Celedam was definitely right about Aeon Flux, then. It wasn't really funny ha-ha at all, just funny strange. I'd still recommend you give The Venture Bros. a peek. It's kinda hilarious. Well, it's hilarious to me, but then again, it's hilarious to me. I introduced it once to a friend and we were very nearly not friends after that, . Anyway, the backstory is this:
There was once a 1960's American adventure cartoon called Jonny Quest which must've been very popular with young boys, because it got replayed for decades and even rebooted a couple of times in the 1980's and 1990's. It was about a kid named Jonny who tagged along on adventures in mysterious savage lands with his genius scientist/adventurer/widower father, a loyal tough-as-nails pilot, a mystical Indian orphan boy, and a little bulldog. And they battled some recurring villains and inhabited this world which was a mishmash of spies, dictators, archaeologists, mad scientists, and aliens. A kind of proto-Indiana Jones universe but with a very 1950's-1960's sensibility.
Now imagine that, in an alternate universe, a Jonny Quest type character grew up, but unlike his genius father, had reverted to the mean and was a man of no particular talent. He eventually inherited all of the toys, gadgets, the fortune, the huge research complex, the oversized ego, and a certain status based purely on his father's reputation. But he never really understood how any of the advanced products and prototypes worked beyond the script kiddie or tinkerer level, and was now just a kind of middle aged has-been/never-was sliding into oblivion; playing at being a distinguished scientist with all kinds of important ideas and arch-enemies, but fooling no-one but himself. He calls himself Doctor Venture. Now he has his own badass sidekick (voiced by Patrick Warburton!) and goes on bumbling quests with two teen boys of his own, who are even stupider than he is. He has one arch-nemesis who is a similarly incompetent evil mastermind, and a motley assortment of other failed super-friends and foes whom he frequently crosses paths with.
He spends his days trying to make a discovery or invention that will finally push him out of his father's shadow, and validate his own super-scientist credentials, but is forever doomed to mediocrity and endlessly whiny self-pity.

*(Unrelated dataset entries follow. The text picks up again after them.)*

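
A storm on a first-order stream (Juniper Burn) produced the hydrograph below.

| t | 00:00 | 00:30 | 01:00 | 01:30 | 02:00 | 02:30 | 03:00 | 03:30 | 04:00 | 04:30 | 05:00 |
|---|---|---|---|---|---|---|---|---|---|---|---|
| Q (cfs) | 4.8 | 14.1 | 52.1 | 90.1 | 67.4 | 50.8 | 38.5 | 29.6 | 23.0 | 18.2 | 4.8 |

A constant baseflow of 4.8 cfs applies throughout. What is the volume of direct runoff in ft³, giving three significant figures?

V ≈ 6.13 × 10^5 ft³

Direct-runoff ordinates (Q − Q_b): 0.0, 9.3, 47.3, 85.3, 62.6, 46.0, 33.7, 24.8, 18.2, 13.4, 0.0 cfs.
ΣQ_DR = 340.6 cfs.
With Δt = 0.5 h = 1800 s, V = ΣQ_DR · Δt = 340.6 × 1800 = 6.13 × 10^5 ft³.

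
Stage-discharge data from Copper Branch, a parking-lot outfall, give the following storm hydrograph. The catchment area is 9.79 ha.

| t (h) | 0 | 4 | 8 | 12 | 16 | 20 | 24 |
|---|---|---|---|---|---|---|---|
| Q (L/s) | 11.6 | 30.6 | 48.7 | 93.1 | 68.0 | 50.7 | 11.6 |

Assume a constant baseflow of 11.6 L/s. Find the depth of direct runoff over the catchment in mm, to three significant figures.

d ≈ 34.3 mm

Direct runoff: 0.0, 19.0, 37.1, 81.5, 56.4, 39.1, 0.0 L/s; ΣQ_DR = 233.1 L/s.
V = ΣQ_DR · Δt = 233.1 × 14400 s = 3.357 × 10^6 L.
Over A = 9.79 ha, depth = V / A = 34.3 mm.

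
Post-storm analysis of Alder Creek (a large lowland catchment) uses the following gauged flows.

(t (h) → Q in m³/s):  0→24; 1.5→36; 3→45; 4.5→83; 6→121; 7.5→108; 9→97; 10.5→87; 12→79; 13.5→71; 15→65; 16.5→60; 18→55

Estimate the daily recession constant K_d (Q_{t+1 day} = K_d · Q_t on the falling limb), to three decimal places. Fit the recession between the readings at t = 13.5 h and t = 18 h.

Between t = 13.5 h and t = 18 h the flow falls from 71 to 55 m³/s over 3×1.5 h = 4.5 h.
Per-interval ratio K = (55/71)^(1/3) = 0.9184; K_d = K^(24/1.5) = 0.256.

K_d ≈ 0.256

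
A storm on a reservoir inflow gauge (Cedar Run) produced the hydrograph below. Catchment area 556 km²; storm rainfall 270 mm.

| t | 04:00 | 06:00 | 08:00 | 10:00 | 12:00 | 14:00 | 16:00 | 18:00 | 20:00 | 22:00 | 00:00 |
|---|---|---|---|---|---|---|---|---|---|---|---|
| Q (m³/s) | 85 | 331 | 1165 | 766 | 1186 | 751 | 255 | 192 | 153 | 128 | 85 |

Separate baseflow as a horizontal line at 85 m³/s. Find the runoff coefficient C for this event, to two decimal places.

ΣQ_DR = 4162 m³/s; V = ΣQ_DR·Δt = 2.997 × 10^7 m³.
Runoff depth d = V / A = 53.90 mm.
C = d / P = 53.90 / 270 = 0.20.

C ≈ 0.20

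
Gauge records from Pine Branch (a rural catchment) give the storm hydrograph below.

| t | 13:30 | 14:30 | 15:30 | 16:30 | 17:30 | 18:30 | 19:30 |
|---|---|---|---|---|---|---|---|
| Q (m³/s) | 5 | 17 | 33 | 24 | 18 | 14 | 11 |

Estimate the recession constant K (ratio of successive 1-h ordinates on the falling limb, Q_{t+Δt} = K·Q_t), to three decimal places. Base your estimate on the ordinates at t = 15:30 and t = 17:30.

Using the recession-limb readings at t = 15:30 and t = 17:30: Q falls from 33 to 18 m³/s over 2 intervals.
K = (Q₂/Q₁)^(1/2) = (18/33)^(1/2) = 0.739.

K ≈ 0.739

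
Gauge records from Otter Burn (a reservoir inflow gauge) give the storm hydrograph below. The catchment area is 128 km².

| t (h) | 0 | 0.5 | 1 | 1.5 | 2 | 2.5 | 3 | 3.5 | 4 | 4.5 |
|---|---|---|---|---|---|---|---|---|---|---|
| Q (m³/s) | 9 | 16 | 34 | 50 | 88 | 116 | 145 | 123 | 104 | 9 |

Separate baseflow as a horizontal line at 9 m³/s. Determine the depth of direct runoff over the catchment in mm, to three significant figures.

d ≈ 8.49 mm

Direct runoff: 0.0, 7.0, 25.0, 41.0, 79.0, 107.0, 136.0, 114.0, 95.0, 0.0 m³/s; ΣQ_DR = 604.0 m³/s.
V = ΣQ_DR · Δt = 604.0 × 1800 s = 1.087 × 10^6 m³.
Over A = 128 km², depth = V / A = 8.49 mm.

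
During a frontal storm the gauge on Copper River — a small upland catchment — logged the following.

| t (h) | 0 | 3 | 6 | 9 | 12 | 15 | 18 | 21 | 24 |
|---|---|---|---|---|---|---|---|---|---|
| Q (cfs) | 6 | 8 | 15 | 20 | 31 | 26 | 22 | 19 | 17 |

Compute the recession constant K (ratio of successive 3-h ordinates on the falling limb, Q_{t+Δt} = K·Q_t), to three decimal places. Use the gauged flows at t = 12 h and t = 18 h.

Using the recession-limb readings at t = 12 h and t = 18 h: Q falls from 31 to 22 cfs over 2 intervals.
K = (Q₂/Q₁)^(1/2) = (22/31)^(1/2) = 0.842.

K ≈ 0.842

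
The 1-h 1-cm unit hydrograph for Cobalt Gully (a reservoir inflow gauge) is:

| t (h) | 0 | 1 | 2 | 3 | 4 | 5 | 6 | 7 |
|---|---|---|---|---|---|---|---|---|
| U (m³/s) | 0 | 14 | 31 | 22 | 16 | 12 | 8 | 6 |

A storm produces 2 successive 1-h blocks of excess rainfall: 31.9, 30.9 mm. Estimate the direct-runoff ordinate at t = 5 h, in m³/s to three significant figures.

Q ≈ 87.7 m³/s

By discrete convolution, Q_j = Σ (P_i / 10 mm) · U_{j−i}.
At t = 5 h (j=5): Q = (31.9/10)·12 + (30.9/10)·16 = 87.7 m³/s.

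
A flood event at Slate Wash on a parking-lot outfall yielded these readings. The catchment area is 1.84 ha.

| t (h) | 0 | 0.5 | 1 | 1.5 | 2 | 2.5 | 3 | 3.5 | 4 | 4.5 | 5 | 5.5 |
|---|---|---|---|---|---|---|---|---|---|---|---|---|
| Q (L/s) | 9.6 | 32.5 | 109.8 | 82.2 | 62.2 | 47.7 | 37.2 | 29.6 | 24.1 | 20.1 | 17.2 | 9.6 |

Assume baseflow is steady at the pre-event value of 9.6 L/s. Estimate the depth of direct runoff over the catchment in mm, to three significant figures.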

So anyway, if that sounds interesting, give it a shot. The first season, though probably necessary, is arguably worst, because (1) certain aspects weren't quite fleshed out yet (2) their writing/animation/voice acting skills were still immature and (3) the writer/creators hadn't quite realized just how far they could turn the knobs on their world and get away with it. Hint: Very far. Very very far.